My biggest fear about trying to make it as a writer, actually, is agreeing to something and suddenly having IT, that period of time where you can write it, but your heart isn't in it and it wouldn't be right. I think it's why I'm constantly reading six books instead of one, and working on an audio serial, comics, reviews, novels...I go with whatever is killing me at the moment, and that palpable fear when X has to be done, and NOW, must be extraordinary.
All you need though is for George to punch Biff. You'll fly right up and be playing Earth Angel in no time.
I'm struggling to get a short story finished before month's end so I have a clean slate and clear deck before NaNoWriMo kicks in November 1. I know how it needs to be written. I know the story, the characters, the characterizations, the pacing, the blah-blah-blah . . . but it's just slow in getting from my brain to my fingers to the keyboard.
(And, yeah, you're right about The Unit.
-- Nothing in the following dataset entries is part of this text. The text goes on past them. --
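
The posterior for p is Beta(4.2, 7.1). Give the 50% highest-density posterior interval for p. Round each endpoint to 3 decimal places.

The posterior is unimodal and skewed, so the HPD interval has equal density at both endpoints and is the shortest 50% interval.
Solving f(0.252) = f(0.445) with F(0.445) − F(0.252) = 0.50 gives [0.252, 0.445].
For comparison, the equal-tailed interval is [0.270, 0.465]; the HPD is narrower and shifted toward the mode.

[0.252, 0.445]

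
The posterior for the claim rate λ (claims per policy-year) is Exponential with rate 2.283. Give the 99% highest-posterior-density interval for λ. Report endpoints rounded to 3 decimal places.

[0.000, 2.017]

The exponential density is strictly decreasing on [0, ∞), so the HPD interval is anchored at 0: [0, q] with P(λ ≤ q) = 0.99.
q = −ln(1 − 0.99) / 2.283 = 4.6052 / 2.283 = 2.017.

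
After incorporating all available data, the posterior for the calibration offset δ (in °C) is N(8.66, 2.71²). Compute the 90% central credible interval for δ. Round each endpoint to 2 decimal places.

[4.20, 13.12]

The posterior is symmetric, so the 90% equal-tailed interval is δ = 8.66 ± z·2.71 with z = 1.645.
Half-width: 1.645 × 2.71 = 4.46.
8.66 − 4.46 = 4.20; 8.66 + 4.46 = 13.12.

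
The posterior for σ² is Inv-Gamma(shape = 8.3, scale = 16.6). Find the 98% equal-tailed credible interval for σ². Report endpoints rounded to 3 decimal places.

[1.011, 5.383]

Inverse-Gamma(8.3, 16.6) quantiles: F⁻¹(0.01) and F⁻¹(0.99).
Equivalently, 1/σ² ~ Gamma(8.3, rate = 16.6); invert its 0.99 and 0.01 quantiles.
Posterior mean ≈ 2.274, SD ≈ 0.906; a Normal approximation gives roughly [0.166, 4.382].
Exact: lower = 1.011; upper = 5.383.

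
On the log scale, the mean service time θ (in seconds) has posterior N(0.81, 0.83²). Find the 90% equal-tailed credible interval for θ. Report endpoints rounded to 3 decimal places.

On the log scale the 90% interval is 0.81 ± 1.645 × 0.83 = [-0.5552, 2.1752].
Exponentiate: [e^-0.5552, e^2.1752] = [0.574, 8.804].

[0.574, 8.804]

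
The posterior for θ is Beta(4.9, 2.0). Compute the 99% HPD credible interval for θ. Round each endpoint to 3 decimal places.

The posterior is unimodal and skewed, so the HPD interval has equal density at both endpoints and is the shortest 99% interval.
Solving f(0.285) = f(0.995) with F(0.995) − F(0.285) = 0.99 gives [0.285, 0.995].
For comparison, the equal-tailed interval is [0.247, 0.981]; the HPD is narrower and shifted toward the mode.

[0.285, 0.995]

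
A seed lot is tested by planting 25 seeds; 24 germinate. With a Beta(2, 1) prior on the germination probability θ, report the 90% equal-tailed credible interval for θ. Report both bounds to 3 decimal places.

Posterior: Beta(2+24, 1+1) = Beta(26, 2).
Equal-tailed 90% interval: the 0.05 and 0.95 quantiles of Beta(26, 2).
Posterior mean ≈ 0.929, SD ≈ 0.048; a Normal approximation gives roughly [0.850, 1.007].
Exact: F⁻¹(0.05) = 0.836; F⁻¹(0.95) = 0.987.

[0.836, 0.987]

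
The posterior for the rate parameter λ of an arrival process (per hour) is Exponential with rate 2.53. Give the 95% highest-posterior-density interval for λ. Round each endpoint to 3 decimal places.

The exponential density is strictly decreasing on [0, ∞), so the HPD interval is anchored at 0: [0, q] with P(λ ≤ q) = 0.95.
q = −ln(1 − 0.95) / 2.53 = 2.9957 / 2.53 = 1.184.

[0.000, 1.184]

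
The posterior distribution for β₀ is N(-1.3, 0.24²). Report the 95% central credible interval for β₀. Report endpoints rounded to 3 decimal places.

The posterior is symmetric, so the 95% equal-tailed interval is β₀ = -1.3 ± z·0.24 with z = 1.960.
Half-width: 1.960 × 0.24 = 0.470.
-1.3 − 0.470 = -1.770; -1.3 + 0.470 = -0.830.

[-1.770, -0.830]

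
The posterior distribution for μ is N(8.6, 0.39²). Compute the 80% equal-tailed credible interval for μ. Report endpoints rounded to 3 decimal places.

[8.100, 9.100]

The posterior is symmetric, so the 80% equal-tailed interval is μ = 8.6 ± z·0.39 with z = 1.282.
Half-width: 1.282 × 0.39 = 0.500.
8.6 − 0.500 = 8.100; 8.6 + 0.500 = 9.100.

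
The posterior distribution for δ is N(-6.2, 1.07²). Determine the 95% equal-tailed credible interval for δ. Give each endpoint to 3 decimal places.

The posterior is symmetric, so the 95% equal-tailed interval is δ = -6.2 ± z·1.07 with z = 1.960.
Half-width: 1.960 × 1.07 = 2.097.
-6.2 − 2.097 = -8.297; -6.2 + 2.097 = -4.103.

[-8.297, -4.103]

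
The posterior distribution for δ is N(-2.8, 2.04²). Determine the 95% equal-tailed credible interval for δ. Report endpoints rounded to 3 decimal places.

The posterior is symmetric, so the 95% equal-tailed interval is δ = -2.8 ± z·2.04 with z = 1.960.
Half-width: 1.960 × 2.04 = 3.998.
-2.8 − 3.998 = -6.798; -2.8 + 3.998 = 1.198.

[-6.798, 1.198]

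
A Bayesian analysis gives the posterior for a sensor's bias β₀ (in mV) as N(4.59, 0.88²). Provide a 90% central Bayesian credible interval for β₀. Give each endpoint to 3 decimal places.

[3.143, 6.037]

The posterior is symmetric, so the 90% equal-tailed interval is β₀ = 4.59 ± z·0.88 with z = 1.645.
Half-width: 1.645 × 0.88 = 1.447.
4.59 − 1.447 = 3.143; 4.59 + 1.447 = 6.037.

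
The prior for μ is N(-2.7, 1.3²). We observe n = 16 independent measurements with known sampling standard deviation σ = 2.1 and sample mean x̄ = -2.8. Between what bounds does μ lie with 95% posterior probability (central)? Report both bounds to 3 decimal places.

Posterior precision = 1/1.3² + 16/2.1² = 0.5917 + 3.6281 = 4.2198, so posterior SD = 0.4868.
Posterior mean = (-2.7/1.3² + 16·-2.8/2.1²) / 4.2198 = -2.7860.
Interval: -2.7860 ± 1.960 × 0.4868 → [-3.740, -1.832].

[-3.740, -1.832]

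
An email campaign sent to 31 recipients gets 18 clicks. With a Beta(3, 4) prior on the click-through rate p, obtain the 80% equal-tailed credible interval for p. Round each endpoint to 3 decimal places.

Posterior: Beta(3+18, 4+13) = Beta(21, 17).
Equal-tailed 80% interval: the 0.1 and 0.9 quantiles of Beta(21, 17).
Posterior mean ≈ 0.553, SD ≈ 0.080; a Normal approximation gives roughly [0.451, 0.655].
Exact: F⁻¹(0.1) = 0.449; F⁻¹(0.9) = 0.655.

[0.449, 0.655]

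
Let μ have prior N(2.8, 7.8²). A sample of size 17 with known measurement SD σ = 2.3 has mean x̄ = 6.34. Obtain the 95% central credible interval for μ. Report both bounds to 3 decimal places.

[5.231, 7.413]

Posterior precision = 1/7.8² + 17/2.3² = 0.0164 + 3.2136 = 3.2300, so posterior SD = 0.5564.
Posterior mean = (2.8/7.8² + 17·6.34/2.3²) / 3.2300 = 6.3220.
Interval: 6.3220 ± 1.960 × 0.5564 → [5.231, 7.413].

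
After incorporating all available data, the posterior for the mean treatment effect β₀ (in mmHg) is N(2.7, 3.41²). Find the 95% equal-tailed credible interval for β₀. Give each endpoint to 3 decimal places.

[-3.983, 9.383]

The posterior is symmetric, so the 95% equal-tailed interval is β₀ = 2.7 ± z·3.41 with z = 1.960.
Half-width: 1.960 × 3.41 = 6.683.
2.7 − 6.683 = -3.983; 2.7 + 6.683 = 9.383.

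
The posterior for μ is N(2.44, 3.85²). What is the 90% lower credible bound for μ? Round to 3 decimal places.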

Say what you want about Mamet - and I'll probably agree! - but the brother can throw the words down marvelously . . . !)
I dunno... maybe because the days are so much shorter? It used to be that I worked better at night, but as I grow older, I seem to be leaning more towards daylight hours. And when there's fewer daylight hours, I seem to run around in circles, doing a lot of getting nothing done. At least, nothing that seems productive. And then I get caught up on the mind-cycle of... if I'm doing THIS, I'm not getting THAT done, which just makes me spin my wheels uselessly even more.
It'll pass. Your plan is a sound one.